Requests, classified by Searle as “directives” or “invitationals,” come in many forms. Examples include: “Can I borrow your book?” “Would you mind giving me a ride home?” “That trash has sure been sitting there for a while.” Mills’s (1991, 1992, 1993) work uses Speech Act Theory to examine the differences between English and Russian requests. She concludes that requests in Russian tend to be more direct because of their tendency to be placed in the imperative mood. English requests, she says, are usually found in the conditional. Since Mills’s work on Speech Act Theory focuses on requests, I will use her data as the point of departure for my analysis of the methods of presenting requests in four widely used elementary textbooks (Trojka, Načalo, Golosa and Russian Stage One).

In my analysis, I will survey the types of requests that appear in the direct linguistic input in the textbooks, noting the relative stage when various kinds of requests appear. Since the explanation of the requests may not occur at the same time the speech act appears in the language input of the text, I will demonstrate where and how each textbook explains the requests. Owing to the differences between English and Russian requests noted by Mills, I will also report whether cultural information pertaining to requests is included. Finally, I will determine how the each of the textbooks depicts the cultural and structural differences between American English and Russian invitations. With proper input and exposure to speech acts such as requests, a beginning student of Russian can more easily advance his/her level of proficiency.

References

Davidson, Dan (1997). Russian Stage One: Live from Moscow. Dubuque, IA: Kendall Hunt Publishers.

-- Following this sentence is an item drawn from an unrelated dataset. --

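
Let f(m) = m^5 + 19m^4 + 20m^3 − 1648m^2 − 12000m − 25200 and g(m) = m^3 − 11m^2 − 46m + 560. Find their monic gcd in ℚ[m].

m^2 − 3m − 70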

Ervin, Gerard, Sophia Lubensky, and Donald K. Jarvis (1996). Načalo: When in Russia. New York: McGraw Hill.

Mills, Margaret (1993). “On Russian and English Pragmalinguistic Strategies.” Journal of Slavic Linguistics 11,1: 92–115.

—. (1992). “Conventionalized Politeness in Russian Requests: A Pragmatic View of Indirectness.” Russian Linguistics 16,1: 65–78.

—. (1991). “The Performance Force of the Interrogative in Colloquial Russian: From Direct to Indirect Speech Acts.” Slavic and East European Journal 35,4: 553–569.

Nummikoski, Marita (1995). Trojka: A Communicative Approach to Russian Language Life and Culture. New York: J. Wiley.

Robin, Richard, Joanna Robin, and Kathryn Henry (1998). Golosa: A Basic Course in Russian. New Jersey: Prentice Hall.

Searle, John. (1979). “A Taxonomy of Illocutionary Acts.” Keith Gunderson, ed. Studies in the Philosophy of Science 7: 344–367.